Günün birinde yiyecek almak üzere eşeğini pazara götüren Nasrettin Hoca ile oğlunun öyküsü; Hoca eşeğin üzerinde giderken, oğlu yürüyormuş. Yoldan geçenler: “Aman Ya rabbi, gayet sağlıklı adam eşeğin üzerinde gidiyor, zavallı çocuk yürüyor” demiş.
Bunun üzerine Hoca oğlunu eşeğe bindirmiş. O zaman etrafındakiler: “Ne büyük saygısızlık. Babası yürüyor, oğlu eşeğe biniyor” demişler.
Bunun üzerine ikisi de eşeğin üzerine binmiş. Gelen-geçen de, “Ne acımasız insanlar-ikisi birden zavallı eşeğin sırtına binmiş”, demişler.
Bunun üzerine ikisi de inip, eşekle beraber yürümeye koyulmuş. İnsanlar: “Ne akilsizlik, sapasağlam eşek boş dururken, ikisi de yürüyor” demişler.

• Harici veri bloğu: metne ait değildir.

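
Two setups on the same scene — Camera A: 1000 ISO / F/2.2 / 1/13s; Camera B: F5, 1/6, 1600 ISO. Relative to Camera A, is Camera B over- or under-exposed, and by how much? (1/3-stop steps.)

Aperture: f/2.2 → f/2.5 → f/2.8 → f/3.2 → f/3.5 → f/4 → f/4.5 → f/5 — 2 1/3 stops smaller aperture (darker).
Shutter speed: 1/13 → 1/10 → 1/8 → 1/6 — 1 stop slower (brighter).
ISO: 1000 → 1250 → 1600 — 2/3 stop raised (brighter).
Net: −2 1/3 +1 +2/3 = −2/3 stops.

2/3 stop darker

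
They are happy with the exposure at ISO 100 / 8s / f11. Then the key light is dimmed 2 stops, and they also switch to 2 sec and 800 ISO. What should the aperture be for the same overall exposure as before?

Scene light: 2 stops darker.
Shutter speed: 8 → 4 → 2 — 2 stops faster (darker).
ISO: 100 → 200 → 400 → 800 — 3 stops raised (brighter).
Net so far: 1 stop darker. Aperture: f/11 → f/8.

f/8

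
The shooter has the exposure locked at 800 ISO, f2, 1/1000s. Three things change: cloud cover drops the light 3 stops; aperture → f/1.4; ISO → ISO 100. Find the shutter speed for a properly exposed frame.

1/30s

Scene light: 3 stops darker.
Aperture: f/2 → f/1.4 — 1 stop opened up (brighter).
ISO: 800 → 400 → 200 → 100 — 3 stops lower (darker).
Net so far: 5 stops darker. Shutter speed: 1/1000 → 1/500 → 1/250 → 1/125 → 1/60 → 1/30.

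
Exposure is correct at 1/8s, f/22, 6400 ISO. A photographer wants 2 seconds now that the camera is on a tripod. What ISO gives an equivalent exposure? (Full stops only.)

Shutter speed: 1/8 → 1/4 → 1/2 → 1 → 2 — 4 stops longer (brighter).
Need 4 stops darker from the ISO: 6400 → 3200 → 1600 → 800 → 400.

ISO 400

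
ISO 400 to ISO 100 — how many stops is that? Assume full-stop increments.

2 stops

400 → 200 → 100 — count the steps: 2 stops.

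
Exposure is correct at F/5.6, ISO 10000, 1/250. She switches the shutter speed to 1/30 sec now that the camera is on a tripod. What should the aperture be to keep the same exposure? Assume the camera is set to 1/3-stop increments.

f/16

Shutter speed: 1/250 → 1/200 → 1/160 → 1/125 → 1/100 → 1/80 → 1/60 → 1/50 → 1/40 → 1/30 — 3 stops longer (brighter).
Need 3 stops darker from the aperture: f/5.6 → f/6.3 → f/7.1 → f/8 → f/9 → f/10 → f/11 → f/13 → f/14 → f/16.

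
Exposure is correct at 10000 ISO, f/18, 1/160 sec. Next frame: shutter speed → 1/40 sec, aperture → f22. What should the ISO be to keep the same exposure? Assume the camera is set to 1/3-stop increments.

Shutter speed: 1/160 → 1/125 → 1/100 → 1/80 → 1/60 → 1/50 → 1/40 — 2 stops longer (brighter).
Aperture: f/18 → f/20 → f/22 — 2/3 stop smaller aperture (darker).
Net change so far: 1 1/3 stops brighter. Offset with the ISO: 10000 → 8000 → 6400 → 5000 → 4000.

ISO 4000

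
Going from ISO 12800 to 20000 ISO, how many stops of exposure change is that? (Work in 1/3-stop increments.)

2/3 stop

12800 → 16000 → 20000 — count the steps: 2 third-stops = 2/3 stop.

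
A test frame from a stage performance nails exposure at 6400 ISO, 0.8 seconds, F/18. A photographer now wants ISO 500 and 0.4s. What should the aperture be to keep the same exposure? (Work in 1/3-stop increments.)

f/3.5

ISO: 6400 → 5000 → 4000 → 3200 → 2500 → 2000 → 1600 → 1250 → 1000 → 800 → 640 → 500 — 3 2/3 stops lower (darker).
Shutter speed: 0.8 → 0.6 → 0.5 → 0.4 — 1 stop shorter (darker).
Net change so far: 4 2/3 stops darker. Offset with the aperture: f/18 → f/16 → f/14 → f/13 → f/11 → f/10 → f/9 → f/8 → f/7.1 → f/6.3 → f/5.6 → f/5 → f/4.5 → f/4 → f/3.5.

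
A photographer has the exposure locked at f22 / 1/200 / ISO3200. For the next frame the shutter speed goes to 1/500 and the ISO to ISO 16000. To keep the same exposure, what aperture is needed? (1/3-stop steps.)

f/32

Shutter speed: 1/200 → 1/250 → 1/320 → 1/400 → 1/500 — 1 1/3 stops faster (darker).
ISO: 3200 → 4000 → 5000 → 6400 → 8000 → 10000 → 12800 → 16000 — 2 1/3 stops raised (brighter).
Net change so far: 1 stop brighter. Offset with the aperture: f/22 → f/25 → f/29 → f/32.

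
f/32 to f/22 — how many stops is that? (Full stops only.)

f/32 → f/22 — count the steps: 1 stop.

1 stop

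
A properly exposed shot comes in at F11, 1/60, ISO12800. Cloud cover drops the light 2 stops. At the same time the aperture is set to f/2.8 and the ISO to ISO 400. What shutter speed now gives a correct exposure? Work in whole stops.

1/8s

Scene light: 2 stops darker.
Aperture: f/11 → f/8 → f/5.6 → f/4 → f/2.8 — 4 stops larger aperture (brighter).
ISO: 12800 → 6400 → 3200 → 1600 → 800 → 400 — 5 stops lower (darker).
Net so far: 3 stops darker. Shutter speed: 1/60 → 1/30 → 1/15 → 1/8.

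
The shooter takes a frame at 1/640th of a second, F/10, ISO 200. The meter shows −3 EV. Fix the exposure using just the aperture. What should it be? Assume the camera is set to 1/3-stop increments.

Underexposed by 3 stops → need 3 stops brighter.
Aperture: f/10 → f/9 → f/8 → f/7.1 → f/6.3 → f/5.6 → f/5 → f/4.5 → f/4 → f/3.5.

f/3.5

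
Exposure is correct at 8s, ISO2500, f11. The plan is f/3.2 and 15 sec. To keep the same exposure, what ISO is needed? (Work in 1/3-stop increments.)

ISO 100

Aperture: f/11 → f/10 → f/9 → f/8 → f/7.1 → f/6.3 → f/5.6 → f/5 → f/4.5 → f/4 → f/3.5 → f/3.2 — 3 2/3 stops wider (brighter).
Shutter speed: 8 → 10 → 13 → 15 — 1 stop slower (brighter).
Net change so far: 4 2/3 stops brighter. Offset with the ISO: 2500 → 2000 → 1600 → 1250 → 1000 → 800 → 640 → 500 → 400 → 320 → 250 → 200 → 160 → 125 → 100.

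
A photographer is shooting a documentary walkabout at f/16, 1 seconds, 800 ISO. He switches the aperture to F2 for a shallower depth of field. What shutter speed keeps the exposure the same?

1/60s

Aperture: f/16 → f/11 → f/8 → f/5.6 → f/4 → f/2.8 → f/2 — 6 stops opened up (brighter).
Need 6 stops darker from the shutter speed: 1 → 1/2 → 1/4 → 1/8 → 1/15 → 1/30 → 1/60.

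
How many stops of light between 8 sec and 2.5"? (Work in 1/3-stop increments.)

8 → 6 → 5 → 4 → 3.2 → 2.5 — count the steps: 5 third-stops = 1 2/3 stops.

1 2/3 stops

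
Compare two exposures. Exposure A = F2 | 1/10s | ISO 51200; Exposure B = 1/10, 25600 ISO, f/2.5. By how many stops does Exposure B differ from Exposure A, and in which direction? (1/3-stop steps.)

Aperture: f/2 → f/2.2 → f/2.5 — 2/3 stop narrower (darker).
Shutter speed: unchanged.
ISO: 51200 → 40000 → 32000 → 25600 — 1 stop dropped (darker).
Net: −2/3 −1 = −1 2/3 stops.

1 2/3 stops darker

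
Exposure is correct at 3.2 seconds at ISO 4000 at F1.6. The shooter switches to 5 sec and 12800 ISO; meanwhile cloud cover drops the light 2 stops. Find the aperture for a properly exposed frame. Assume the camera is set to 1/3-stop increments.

f/1.8

Scene light: 2 stops darker.
Shutter speed: 3.2 → 4 → 5 — 2/3 stop slower (brighter).
ISO: 4000 → 5000 → 6400 → 8000 → 10000 → 12800 — 1 2/3 stops raised (brighter).
Net so far: 1/3 stop brighter. Aperture: f/1.6 → f/1.8.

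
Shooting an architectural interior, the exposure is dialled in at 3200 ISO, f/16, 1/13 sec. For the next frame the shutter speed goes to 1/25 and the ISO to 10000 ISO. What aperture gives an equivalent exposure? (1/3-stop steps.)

Shutter speed: 1/13 → 1/15 → 1/20 → 1/25 — 1 stop faster (darker).
ISO: 3200 → 4000 → 5000 → 6400 → 8000 → 10000 — 1 2/3 stops raised (brighter).
Net change so far: 2/3 stop brighter. Offset with the aperture: f/16 → f/18 → f/20.

f/20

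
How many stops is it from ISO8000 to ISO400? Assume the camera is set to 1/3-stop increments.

8000 → 6400 → 5000 → 4000 → 3200 → 2500 → 2000 → 1600 → 1250 → 1000 → 800 → 640 → 500 → 400 — count the steps: 13 third-stops = 4 1/3 stops.

4 1/3 stops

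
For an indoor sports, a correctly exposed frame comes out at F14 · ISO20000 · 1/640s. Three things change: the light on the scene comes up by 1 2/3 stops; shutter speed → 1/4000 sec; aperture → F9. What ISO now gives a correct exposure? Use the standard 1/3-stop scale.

Scene light: 1 2/3 stops brighter.
Shutter speed: 1/640 → 1/800 → 1/1000 → 1/1250 → 1/1600 → 1/2000 → 1/2500 → 1/3200 → 1/4000 — 2 2/3 stops faster (darker).
Aperture: f/14 → f/13 → f/11 → f/10 → f/9 — 1 1/3 stops larger aperture (brighter).
Net so far: 1/3 stop brighter. ISO: 20000 → 16000.

ISO 16000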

Sonunda gün ilerlemiş, Hoca, oğlu ve eşek pazara varmışlar. Onların gelişini görenler şaşırmış: baba-oğul, eşeği sırtlamışlar taşıyorlarmış!
Nasrettin Hoca gibi biz de duyduğumuz baskılardan o kadar çok etkileniriz ki, nereye ve neden gitmekte olduğumuzu unutabiliriz.